Он рассказал мне, что на самом деле сниматься в порнухе очень тяжело. Только кажется, что это классно, и ты можешь трахать кучу баб и еще получать за это деньги. Платят не так уж много. Но самое важное – в другом. Когда ты просто трахаешь женщину – ну, просто снял ее где-то на улице и в*бал, – то главное, что ты имеешь, – это не голая баба, и не твой х*, и не кончание. Да, он сказал, что все это не главное, только вместо «кончание» он сказал «детумесценция», но это одно и то же, он имел в виду оргазм. Так вот, как сказал Кролик, главное в сексе – это свобода, только никто этого не понимает, потому что она есть как бы сама по себе, независимо ни от чего. У тебя всегда есть свобода трахаться или не трахаться, у тебя есть свобода в*бать женщину в жопу, или дать ей в рот, или просто полежать рядом с ней и не делать ничего, если ты этого не хочешь. И всегда можешь бросить эту женщину, если она тебе не нравится, и пойти найти другую. Но ты не понимаешь, что свобода – самое главное, потому что ты никогда не терял ее. По крайней мере в сексе. А когда ты снимаешься в порнухе, то у тебя нет этой свободы: ты должен делать то, что тебе говорят, и иногда это бывает ужасно.

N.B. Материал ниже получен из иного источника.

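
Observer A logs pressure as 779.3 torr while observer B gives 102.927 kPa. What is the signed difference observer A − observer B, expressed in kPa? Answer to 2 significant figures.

observer A: 779.3 mmHg = 103.8981 kPa.
Difference: 103.8981 − 102.9270 = 0.97 kPa.

0.97 kPa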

Когда ты е*шь уродливую черную бабу, уродливую, потому что это единственная негритянка, которую смогли найти: на Украине не так уж много негритянок, которые согласны сниматься в порнухе, – и от нее воняет каким-то солидолом, хотя вы все и моетесь перед началом съемки, причем в студии холодно, потому что студия – это просто снятая напрокат квартира на краю города, а на дворе февраль, и квартира не топится, режиссер же орет, что у тебя на лице должно быть больше страсти, но с тебя уже ручьем течет холодный пот, и ты понимаешь, что не кончишь в нее, никогда не кончишь, потому что ты уже кончал сегодня четыре раза и потому что под тобой уродливая черная баба, и вокруг холодно, и этот запах, и эти крики, и еще страсть у тебя на лице – это страшно. «Да, – сказал Кролик, – это работка – не позавидуешь». Ему легче быть шахтером, хотя, конечно, и это не самая приятная работа, но все лучше, чем сниматься в порнухе.

Над ним иногда шутили, и вообще-то он был немного странным, хотя здесь все были немного странными. По большому счету, тут было странно не быть странным.

И он дал мне нацвай, сказав, что это поможет мне «поддерживать себя в тонусе» до тех пор, пока я в забое. Я не знал, что это значит, но взял и сделал так, как он сказал.

Я растираю нацвай языком по зубам, и я ощущаю, что совершенно спокоен. Впервые в жизни я заходил в клеть, не думая о смерти, о том, что эта клеть сейчас оборвется, и сорок человек дружно полетят вниз, с трехсотметровой высоты, вопя и дрожа от страха так, что клеть кидает из стороны в сторону, пока она не зацепится за что-нибудь и не перевернется, и тогда мы все выпадем из нее, хватаясь друг за друга, давя друг друга и продолжая лететь дальше – вниз и вниз, пока окончательно не разобьемся о каменное дно шурфа. Впервые в жизни этого не было.

Мы зашли в клеть.

Мы спустились на дно.

Мы работали шесть часов.

Мы поднялись на поверхность.

Выходя из клети, я ощущал усталость и абсолютное счастье. Страха больше не было. Он вернулся вечером, когда я выплюнул нацвай, и все постепенно ушло, тот дивный новый мир – он растаял в воздухе, как будто его не было. Но я знал – завтра я спущусь в забой без страха. Потому что завтра я спрошу у ребят, и кто-то из них наверняка даст мне зеленый порошок.

Если ничего не случится со мной.

Если ничего не случится с забоем.

Если ничего не случится с самим порошком.